Todas as 24 cidades da Alemanha Oriental com uma população maior que 50.000 sofreram levantes; da mesma forma no caso de aproximadamente 80% de suas cidades com populações acima de 10.000, mas abaixo de 50.000. Aproximadamente 339.000 participaram de 129 manifestações fora de Berlim; mais de 225.000 pessoas paralisaram 332 fábricas. Os principais centros de atividade incluíam a região industrial em torno de Halle, Merseburg e Bitterfeld, além de cidades de tamanho médio como Jena, Gorlitz e Brandenburg. Até 25.000 pessoas participaram de greves e manifestações em Leipzig, mas havia 32.000 em Magdeburgo, 43.000 em Dresden, 53.000 em Potsdam - e em Halle, um número próximo a 100.000.

No total, 1.500.000 manifestantes foram reprimidos por 20 mil soldados soviéticos e 8 mil policiais da Volkspolizei, com 5 policiais mortos e 55 a 125 alemães mortos e 17 desaparecidos.

Protestos e manifestações continuaram por dias após 17 de junho e, de acordo com o serviço de segurança da RDA, a situação se acalmou apenas em 24 de junho de 1953.



Muitos trabalhadores perderam a fé no estado socialista da Alemanha Oriental após o desenlace da Revolta. Por Desgosto com a violenta repressão das greves - com o fato da Volkspolizei ter atirado nos trabalhadores: de trabalhadores terem matado sua própria espécie - o SED perdeu um grande número de membros. Durante o Bezirke de Leipzig e Karl-Marx-Stadt, centenas de membros do SED, muitos dos quais passaram décadas no movimento trabalhista, deixaram o partido. Na fábrica Textima em Altenberg, 450 membros do SED deixaram o partido em 7 de julho - a maioria trabalhadores, muitos dos quais com grande experiência no movimento trabalhista. Houve também uma recusa generalizada de trabalhadores em pagar suas assinaturas sindicais: eles agora deixaram de apoiá-lo e, portanto, também lhe conferiram legitimidade.

A primeira lição do SED com relavação à Revolta foi a maior preocupação com o descontentamento no chão de fábrica e agora procuravam com mais determinação impedir que ele se transformasse em um conflito mais amplo. Foi criado um sistema de vigilância das fábricas para monitorar melhor o humor da força de trabalho, o Kampfgruppen der Arbeiterklasse (Grupos de Combate da Força de Trabalho) foi estabelecido como uma força no local para impedir ou reprimir qualquer sinal de agitação, e a Stasi (serviço secreto) foi ampliada e aprimorada para lidar rapidamente com quaisquer sinais de protesto organizado no futuro.



Em 18 de junho de 1953, o Neues Deutschland, a publicação oficial do Partido da Unidade Socialista da Alemanha (Sozialistische Einheitspartei DeutschlandsSED) e do jornal diário nacional, publicou um artigo em sua primeira página intitulado "Was ist Berlin geschehen?" (O que ocorreu em Berlim?), explicava que a greve e a subsequente revolta foram um resultado direto das tentativas das "agências ocidentais" de perturbar a estabilidade e a legitimidade nacional do SED.
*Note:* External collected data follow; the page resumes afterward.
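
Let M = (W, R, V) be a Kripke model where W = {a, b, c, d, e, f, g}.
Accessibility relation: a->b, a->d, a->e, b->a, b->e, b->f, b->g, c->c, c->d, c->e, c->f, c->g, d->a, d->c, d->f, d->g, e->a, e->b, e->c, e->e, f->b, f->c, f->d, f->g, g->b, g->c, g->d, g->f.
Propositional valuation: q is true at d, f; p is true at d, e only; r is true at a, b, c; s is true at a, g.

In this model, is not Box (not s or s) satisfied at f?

No

At f: Box (not s or s) is true, so not Box (not s or s) is false.
  At f: Box (not s or s) requires not s or s at every successor {b, c, d, g}.
    At b: not s or s is true.
    At c: not s or s is true.
    At d: not s or s is true.
    At g: not s or s is true.
  So Box (not s or s) is true at f.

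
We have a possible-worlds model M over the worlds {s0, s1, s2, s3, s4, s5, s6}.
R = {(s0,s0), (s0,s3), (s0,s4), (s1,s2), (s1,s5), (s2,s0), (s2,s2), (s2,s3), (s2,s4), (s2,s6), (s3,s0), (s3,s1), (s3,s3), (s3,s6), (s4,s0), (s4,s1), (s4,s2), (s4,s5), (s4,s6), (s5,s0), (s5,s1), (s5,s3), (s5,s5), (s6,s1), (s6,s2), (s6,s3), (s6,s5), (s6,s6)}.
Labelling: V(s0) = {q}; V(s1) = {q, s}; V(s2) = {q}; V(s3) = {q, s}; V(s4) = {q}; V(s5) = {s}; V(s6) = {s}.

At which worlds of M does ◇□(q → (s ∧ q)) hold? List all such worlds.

Recall that □ψ holds at a world iff ψ holds at every accessible world, and ◇ψ holds iff ψ holds at some accessible world.
Let φ = ◇□(q → (s ∧ q)). Evaluate φ at each world:
  s0 (successors {s0, s3, s4}): φ is false.
  s1 (successors {s2, s5}): φ is false.
  s2 (successors {s0, s2, s3, s4, s6}): φ is false.
  s3 (successors {s0, s1, s3, s6}): φ is false.
  s4 (successors {s0, s1, s2, s5, s6}): φ is false.
  s5 (successors {s0, s1, s3, s5}): φ is false.
  s6 (successors {s1, s2, s3, s5, s6}): φ is false.
For instance, at s2:
  At s2: ◇□(q → (s ∧ q)) requires □(q → (s ∧ q)) at some successor in {s0, s2, s3, s4, s6}.
    At s0: □(q → (s ∧ q)) is false.
    At s2: □(q → (s ∧ q)) is false.
    At s3: □(q → (s ∧ q)) is false.
    At s4: □(q → (s ∧ q)) is false.
    At s6: □(q → (s ∧ q)) is false.
  So ◇□(q → (s ∧ q)) is false at s2.
Satisfying worlds: none.

none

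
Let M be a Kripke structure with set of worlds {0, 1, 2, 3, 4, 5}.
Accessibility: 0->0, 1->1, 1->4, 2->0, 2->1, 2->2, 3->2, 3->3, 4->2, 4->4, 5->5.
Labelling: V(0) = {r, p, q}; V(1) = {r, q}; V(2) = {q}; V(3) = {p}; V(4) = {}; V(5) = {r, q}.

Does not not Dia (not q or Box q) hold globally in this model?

Let φ = not not Dia (not q or Box q). Evaluate φ at each world:
  0 (successors {0}): φ is true.
  1 (successors {1, 4}): φ is true.
  2 (successors {0, 1, 2}): φ is true.
  3 (successors {2, 3}): φ is true.
  4 (successors {2, 4}): φ is true.
  5 (successors {5}): φ is true.
For instance, at 0:
  At 0: not Dia (not q or Box q) is false, so not not Dia (not q or Box q) is true.
    At 0: Dia (not q or Box q) is true, so not Dia (not q or Box q) is false.
      At 0: Dia (not q or Box q) requires not q or Box q at some successor in {0}.
        not q or Box q holds at 0, so Dia (not q or Box q) is true at 0.

Yes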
Outras edições arquivadas do Neues Deutschland documentam comentários similares feitos por autoridades do partido que condenaram a influência da cultura popular americana na juventude alemã. A proeminência dos filmes e da música norte-americanos em Berlim Oriental e Ocidental influenciou a ascensão de uma subcultura da juventude comumente conhecida como Halbstarke (literalmente "meias-forças"). Filmes americanos da época como The Wild One (O Selvagem, 1953) e Rebel Without a Cause (Juventude Transviada, 1955), com as estrelas de cinema Marlon Brando e James Dean, respectivamente, foram vistos pela RDA como a romanização da desobediência e rebelião pública, além de encorajar crimes violentos. As ocorrências contínuas de desobediência civil e levantes por parte de jovens alemães eventualmente levariam à decisão de oficiais do partido SED de iniciar a construção do Muro de Berlim em 1961.